The present invention relates to devices for the real time display by holographic interferometry of deformations of vibrating or deformable structures.
In numerous fields, it is useful to be able to carry out a non-destructive control or inspection on stressed mechanical parts. In the case of slow deformations, it is known to use devices based on conventional holography, observation being made possible by the memory effect inherent in the holographic media. The recording of two successive wave fronts with the same reference beam and the restoration by this reference beam of the recorded fringes makes it possible to create an interference pattern corresponding to the deformations. The localization of the fringes is directly linked with the deformations occurring between the recorded states. High resolution photographic supports are used as the recording medium, but they require chemical developing and a very precise repositioning, and, particularly in the case of vibrating structures, it is not possible to follow the deformations of the structures.
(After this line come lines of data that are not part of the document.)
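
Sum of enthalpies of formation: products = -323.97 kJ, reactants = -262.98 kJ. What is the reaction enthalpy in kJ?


dH_rxn = sum(dH_f products) - sum(dH_f reactants)
dH_rxn = -323.97 - (-262.98)
dH_rxn = -60.99 kJ:

-60.99 kJ


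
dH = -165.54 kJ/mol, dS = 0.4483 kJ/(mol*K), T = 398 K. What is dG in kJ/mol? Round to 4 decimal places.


Gibbs: dG = dH - T*dS (consistent units, dS already in kJ/(mol*K)).
T*dS = 398 * 0.4483 = 178.4234
dG = -165.54 - (178.4234)
dG = -343.9634 kJ/mol, rounded to 4 dp:

-343.9634 kJ/mol


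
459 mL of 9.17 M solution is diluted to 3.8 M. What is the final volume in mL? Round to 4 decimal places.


Dilution: M1*V1 = M2*V2, solve for V2.
V2 = M1*V1 / M2
V2 = 9.17 * 459 / 3.8
V2 = 4209.03 / 3.8
V2 = 1107.63947368 mL, rounded to 4 dp:

1107.6395 mL


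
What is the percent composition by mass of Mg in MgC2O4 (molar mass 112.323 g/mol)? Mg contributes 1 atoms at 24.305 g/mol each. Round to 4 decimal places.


pct = 100 * (n_elem * M_elem) / M_total
mass_contribution = 1 * 24.305 = 24.305 g/mol
pct = 100 * 24.305 / 112.323
pct = 21.638489 %, rounded to 4 dp:

21.6385 %


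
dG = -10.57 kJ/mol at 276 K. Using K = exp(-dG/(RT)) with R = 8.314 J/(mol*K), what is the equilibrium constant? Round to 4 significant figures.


dG is in kJ/mol; multiply by 1000 to match R in J/(mol*K).
RT = 8.314 * 276 = 2294.664 J/mol
exponent = -dG*1000 / (RT) = -(-10.57*1000) / 2294.664 = 4.60633888
K = exp(4.60633888)
K = 100.11694, rounded to 4 significant figures:

100.1


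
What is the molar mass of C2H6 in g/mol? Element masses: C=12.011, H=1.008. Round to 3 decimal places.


M = sum(count * atomic_mass) over atoms.
M = 2*12.011 + 6*1.008
M = 24.022 + 6.048
M = 30.07 g/mol, rounded to 3 dp:

30.070 g/mol


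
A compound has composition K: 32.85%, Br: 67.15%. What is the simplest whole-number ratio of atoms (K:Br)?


Assume 100 g of compound, divide each mass% by atomic mass to get moles, then normalize by the smallest to get a raw atom ratio.
Moles per 100 g: K: 32.85/39.098 = 0.8402, Br: 67.15/79.904 = 0.8404
Raw ratio (divide by min = 0.8402): K: 1.0, Br: 1.0
Multiply by 1 to clear fractions: K: 1.0 ~= 1, Br: 1.0 ~= 1
Reduce by GCD to get the simplest whole-number ratio:

1:1


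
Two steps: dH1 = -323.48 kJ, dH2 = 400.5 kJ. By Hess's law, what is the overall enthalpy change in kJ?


Hess's law: enthalpy is a state function, so add the step enthalpies.
dH_total = dH1 + dH2 = -323.48 + (400.5)
dH_total = 77.02 kJ:

77.02 kJ


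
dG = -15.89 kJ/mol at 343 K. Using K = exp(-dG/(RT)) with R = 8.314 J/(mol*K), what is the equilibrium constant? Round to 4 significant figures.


dG is in kJ/mol; multiply by 1000 to match R in J/(mol*K).
RT = 8.314 * 343 = 2851.702 J/mol
exponent = -dG*1000 / (RT) = -(-15.89*1000) / 2851.702 = 5.57211097
K = exp(5.57211097)
K = 262.98867, rounded to 4 significant figures:

263.0


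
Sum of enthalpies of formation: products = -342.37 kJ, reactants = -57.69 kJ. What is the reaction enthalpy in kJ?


dH_rxn = sum(dH_f products) - sum(dH_f reactants)
dH_rxn = -342.37 - (-57.69)
dH_rxn = -284.68 kJ:

-284.68 kJ


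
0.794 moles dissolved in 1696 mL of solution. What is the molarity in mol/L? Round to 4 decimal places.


Convert volume to liters: V_L = V_mL / 1000.
V_L = 1696 / 1000 = 1.696 L
M = n / V_L = 0.794 / 1.696
M = 0.46816038 mol/L, rounded to 4 dp:

0.4682 mol/L


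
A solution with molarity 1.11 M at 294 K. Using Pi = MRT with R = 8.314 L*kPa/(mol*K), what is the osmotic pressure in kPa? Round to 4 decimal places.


Osmotic pressure (van't Hoff): Pi = M*R*T.
RT = 8.314 * 294 = 2444.316
Pi = 1.11 * 2444.316
Pi = 2713.19076 kPa, rounded to 4 dp:

2713.1908 kPa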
To provide a solution to this problem, it is known to use as the recording medium photosensitive electrooptical materials such as bismuth and silicon oxides (BSO) or bismuth and germanium oxide (BGO). In the case of such materials, the network of fringes created by the interference of the wave front coming from the object and the reference wave front induces in real time, to within the recording time of the material, a system of index layers constituting a hologram characterizing the object wave front. It diffracts part of the energy of the incident reference wave front in accordance with a diffracted wave, whose wave front is isomorphic of the object wave front. On replacing a mirror perpendicular to the path of the reference wave transmitted by the crystal in order to reflect said reference wave onto the crystal, the system of index layers inscribed in the crystal gives rise to a conjugate wave of the object wave on the basis of said reflected reference beam.
Such a property is used in the construction of a device for the display of deformable structure deformations by holographic interferometry. This device forms the subject matter of French patent application No. 7,708,627 filed on Mar. 23, 1977.
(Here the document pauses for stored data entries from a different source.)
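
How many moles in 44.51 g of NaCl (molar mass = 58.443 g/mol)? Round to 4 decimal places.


n = mass / M
n = 44.51 / 58.443
n = 0.76159677 mol, rounded to 4 dp:

0.7616 mol


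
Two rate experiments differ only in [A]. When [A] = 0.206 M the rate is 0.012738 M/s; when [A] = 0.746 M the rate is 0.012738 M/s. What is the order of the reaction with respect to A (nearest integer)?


Rate is proportional to [A]^n, so rate2/rate1 = ([A]2/[A]1)^n. Take logs to solve for n.
rate2/rate1 = 0.012738 / 0.012738 = 1.0
[A]2/[A]1 = 0.746 / 0.206 = 3.6214
n = ln(1.0) / ln(3.6214) = 0.0
Nearest integer order:

0


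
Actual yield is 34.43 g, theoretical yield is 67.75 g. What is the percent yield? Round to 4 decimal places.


% yield = 100 * actual / theoretical
% yield = 100 * 34.43 / 67.75
% yield = 50.81918819 %, rounded to 4 dp:

50.8192 %


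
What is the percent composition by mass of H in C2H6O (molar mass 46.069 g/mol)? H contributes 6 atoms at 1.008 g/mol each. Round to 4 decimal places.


pct = 100 * (n_elem * M_elem) / M_total
mass_contribution = 6 * 1.008 = 6.048 g/mol
pct = 100 * 6.048 / 46.069
pct = 13.12813389 %, rounded to 4 dp:

13.1281 %


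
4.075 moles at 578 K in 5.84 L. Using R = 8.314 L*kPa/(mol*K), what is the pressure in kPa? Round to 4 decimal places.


PV = nRT, solve for P = nRT / V.
nRT = 4.075 * 8.314 * 578 = 19582.3799
P = 19582.3799 / 5.84
P = 3353.14724315 kPa, rounded to 4 dp:

3353.1472 kPa


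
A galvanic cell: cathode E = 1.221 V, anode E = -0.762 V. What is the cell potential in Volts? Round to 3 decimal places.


Standard cell potential: E_cell = E_cathode - E_anode.
E_cell = 1.221 - (-0.762)
E_cell = 1.983 V, rounded to 3 dp:

1.983 V


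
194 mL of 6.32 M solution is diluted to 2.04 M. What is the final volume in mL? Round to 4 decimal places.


Dilution: M1*V1 = M2*V2, solve for V2.
V2 = M1*V1 / M2
V2 = 6.32 * 194 / 2.04
V2 = 1226.08 / 2.04
V2 = 601.01960784 mL, rounded to 4 dp:

601.0196 mL


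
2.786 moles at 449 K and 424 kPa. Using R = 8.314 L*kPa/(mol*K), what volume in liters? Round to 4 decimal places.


PV = nRT, solve for V = nRT / P.
nRT = 2.786 * 8.314 * 449 = 10400.099
V = 10400.099 / 424
V = 24.52853538 L, rounded to 4 dp:

24.5285 L


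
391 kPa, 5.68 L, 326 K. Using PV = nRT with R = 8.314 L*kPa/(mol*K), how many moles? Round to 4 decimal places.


PV = nRT, solve for n = PV / (RT).
PV = 391 * 5.68 = 2220.88
RT = 8.314 * 326 = 2710.364
n = 2220.88 / 2710.364
n = 0.81940286 mol, rounded to 4 dp:

0.8194 mol


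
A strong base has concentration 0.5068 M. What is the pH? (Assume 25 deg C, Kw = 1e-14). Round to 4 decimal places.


A strong base dissociates completely, so [OH-] equals the given concentration.
pOH = -log10([OH-]) = -log10(0.5068) = 0.295163
pH = 14 - pOH = 14 - 0.295163
pH = 13.704837, rounded to 4 dp:

13.7048


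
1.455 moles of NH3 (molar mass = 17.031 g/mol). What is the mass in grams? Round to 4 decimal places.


mass = n * M
mass = 1.455 * 17.031
mass = 24.780105 g, rounded to 4 dp:

24.7801 g


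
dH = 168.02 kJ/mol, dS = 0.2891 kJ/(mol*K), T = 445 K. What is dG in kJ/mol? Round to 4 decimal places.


Gibbs: dG = dH - T*dS (consistent units, dS already in kJ/(mol*K)).
T*dS = 445 * 0.2891 = 128.6495
dG = 168.02 - (128.6495)
dG = 39.3705 kJ/mol, rounded to 4 dp:

39.3705 kJ/mol


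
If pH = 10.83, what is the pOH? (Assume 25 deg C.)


At 25 deg C, pH + pOH = 14.
pOH = 14 - pH = 14 - 10.83
pOH = 3.17:

3.17


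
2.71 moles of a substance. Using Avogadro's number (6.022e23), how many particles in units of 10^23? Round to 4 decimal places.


N = n * NA, then divide by 1e23 for the requested units.
N / 1e23 = n * 6.022
N / 1e23 = 2.71 * 6.022
N / 1e23 = 16.31962, rounded to 4 dp:

16.3196


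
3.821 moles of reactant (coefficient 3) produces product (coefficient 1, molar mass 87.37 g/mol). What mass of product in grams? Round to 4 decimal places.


Use the coefficient ratio to convert reactant moles to product moles, then multiply by the product's molar mass.
moles_P = moles_R * (coeff_P / coeff_R) = 3.821 * (1/3) = 1.273667
mass_P = moles_P * M_P = 1.273667 * 87.37
mass_P = 111.28028579 g, rounded to 4 dp:

111.2803 g


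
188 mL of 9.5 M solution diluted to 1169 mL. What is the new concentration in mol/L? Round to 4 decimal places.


Dilution: M1*V1 = M2*V2, solve for M2.
M2 = M1*V1 / V2
M2 = 9.5 * 188 / 1169
M2 = 1786.0 / 1169
M2 = 1.52780154 mol/L, rounded to 4 dp:

1.5278 mol/L


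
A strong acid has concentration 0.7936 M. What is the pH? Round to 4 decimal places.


A strong acid dissociates completely, so [H+] equals the given concentration.
pH = -log10([H+]) = -log10(0.7936)
pH = 0.10039834, rounded to 4 dp:

0.1004


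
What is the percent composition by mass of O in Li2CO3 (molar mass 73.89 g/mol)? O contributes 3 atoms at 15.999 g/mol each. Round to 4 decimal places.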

This device is used either for revealing the slow deformation of an object between two exposures or for studying the rapid vibrations of an object or part of an object. In the latter case, if the recording material exposure recording time is long compared with the vibration cycle and if the maximum amplitude .DELTA.e of the deformation does not exceed a few dozen times the radiation wavelength .lambda., the image obtained then corresponds to the image of the object to be analysed modulated by black fringes corresponding to the zeros of the Bessel function ##EQU1##
This device functions by retroreflection of the reference wave, generation of the conjugate wave front in the recording material and separation of this conjugate wave front from the incident object wave front by means of a semi-transparent plate. The reference wave consequently passes into the crystal twice and bearing in mind the absorption coefficients at the wavelengths used of about 500 nm, an optimum material thickness of about 2 mm is obtained.
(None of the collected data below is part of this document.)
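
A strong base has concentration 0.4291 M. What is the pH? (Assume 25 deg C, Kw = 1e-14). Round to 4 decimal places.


A strong base dissociates completely, so [OH-] equals the given concentration.
pOH = -log10([OH-]) = -log10(0.4291) = 0.367441
pH = 14 - pOH = 14 - 0.367441
pH = 13.632559, rounded to 4 dp:

13.6326


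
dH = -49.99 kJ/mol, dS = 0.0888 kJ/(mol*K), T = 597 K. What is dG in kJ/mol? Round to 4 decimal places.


Gibbs: dG = dH - T*dS (consistent units, dS already in kJ/(mol*K)).
T*dS = 597 * 0.0888 = 53.0136
dG = -49.99 - (53.0136)
dG = -103.0036 kJ/mol, rounded to 4 dp:

-103.0036 kJ/mol


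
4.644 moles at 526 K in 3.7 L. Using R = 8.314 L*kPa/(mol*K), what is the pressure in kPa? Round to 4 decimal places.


PV = nRT, solve for P = nRT / V.
nRT = 4.644 * 8.314 * 526 = 20308.9736
P = 20308.9736 / 3.7
P = 5488.91178378 kPa, rounded to 4 dp:

5488.9118 kPa


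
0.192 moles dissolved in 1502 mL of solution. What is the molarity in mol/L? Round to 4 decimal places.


Convert volume to liters: V_L = V_mL / 1000.
V_L = 1502 / 1000 = 1.502 L
M = n / V_L = 0.192 / 1.502
M = 0.12782956 mol/L, rounded to 4 dp:

0.1278 mol/L


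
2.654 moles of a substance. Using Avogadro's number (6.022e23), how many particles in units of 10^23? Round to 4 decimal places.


N = n * NA, then divide by 1e23 for the requested units.
N / 1e23 = n * 6.022
N / 1e23 = 2.654 * 6.022
N / 1e23 = 15.982388, rounded to 4 dp:

15.9824


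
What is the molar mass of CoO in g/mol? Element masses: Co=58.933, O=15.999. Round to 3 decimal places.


M = sum(count * atomic_mass) over atoms.
M = 1*58.933 + 1*15.999
M = 58.933 + 15.999
M = 74.932 g/mol, rounded to 3 dp:

74.932 g/mol


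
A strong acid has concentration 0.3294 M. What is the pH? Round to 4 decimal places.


A strong acid dissociates completely, so [H+] equals the given concentration.
pH = -log10([H+]) = -log10(0.3294)
pH = 0.48227641, rounded to 4 dp:

0.4823


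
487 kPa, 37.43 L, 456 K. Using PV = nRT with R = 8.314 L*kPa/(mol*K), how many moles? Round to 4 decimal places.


PV = nRT, solve for n = PV / (RT).
PV = 487 * 37.43 = 18228.41
RT = 8.314 * 456 = 3791.184
n = 18228.41 / 3791.184
n = 4.8081048 mol, rounded to 4 dp:

4.8081 mol


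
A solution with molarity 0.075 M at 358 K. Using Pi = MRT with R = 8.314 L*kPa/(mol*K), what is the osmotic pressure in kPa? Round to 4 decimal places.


Osmotic pressure (van't Hoff): Pi = M*R*T.
RT = 8.314 * 358 = 2976.412
Pi = 0.075 * 2976.412
Pi = 223.2309 kPa, rounded to 4 dp:

223.2309 kPa


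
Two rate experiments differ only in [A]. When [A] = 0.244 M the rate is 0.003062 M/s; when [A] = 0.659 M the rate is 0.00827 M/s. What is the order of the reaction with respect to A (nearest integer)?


Rate is proportional to [A]^n, so rate2/rate1 = ([A]2/[A]1)^n. Take logs to solve for n.
rate2/rate1 = 0.00827 / 0.003062 = 2.7008
[A]2/[A]1 = 0.659 / 0.244 = 2.7008
n = ln(2.7008) / ln(2.7008) = 1.0
Nearest integer order:

1


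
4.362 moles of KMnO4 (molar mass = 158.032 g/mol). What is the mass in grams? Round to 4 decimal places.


mass = n * M
mass = 4.362 * 158.032
mass = 689.335584 g, rounded to 4 dp:

689.3356 g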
However, such a device does not make it possible to observe interferograms of vibrating objects larger than 6 or 7 cm. The essential limitation is the energy available in the image plane generated by the conjugate wave front. This is in fact the energy of the retroreflected reference beam fraction diffracted by the photo-induced index system and the higher the modulation factor m of the fringes the higher the diffraction efficiency and it is in fact proportional to the square of m.
However, the modulation factor of the fringes is dependent on the ratio of the interfering beams. In the envisaged application, this ratio is approximately 10.sup.-3 to 10.sup.-4, corresponding to an extremely low modulation factor of the fringes of approximately 2.times.10.sup.-2. Compared with a modulation factor of 1, the energy available in the image is much lower by a factor of 4.times.10.sup.-4. Another consequence of the low modulation factor is that the recording time is longer. To obtain interferograms of diffusing objects, it is also necessary to have optimum conditions with regards to the quality of the crystal, the planarity of the reference wave, the crystal faces, etc.
Attempts have been made to obviate these disadvantages for obtaining interferograms of large 3D objects without it being necessary to perfect the operating conditions, by using wave coupling phenomena in thick photosensitive supports, such as the BSO monocrystal.
Physically, wave coupling leads to a significant energy transfer from the reference beam to the object beam after passing through the crystal. The directly transmitted object beam intensity is in practice increased by a factor of 2 to 3 in the presence of a reference beam which, under these conditions, acts as a pumping wave.
Thus, under these conditions, it is possible to discern the interferogram of the object on the path of the object beam emerging from the recording medium without being excessively disturbed by the radiation directly transmitted by the object. This leads to a significant simplification to the device by eliminating the shutters or mirrors which are indispensible in the prior art device operating by generation of the conjugate wave front.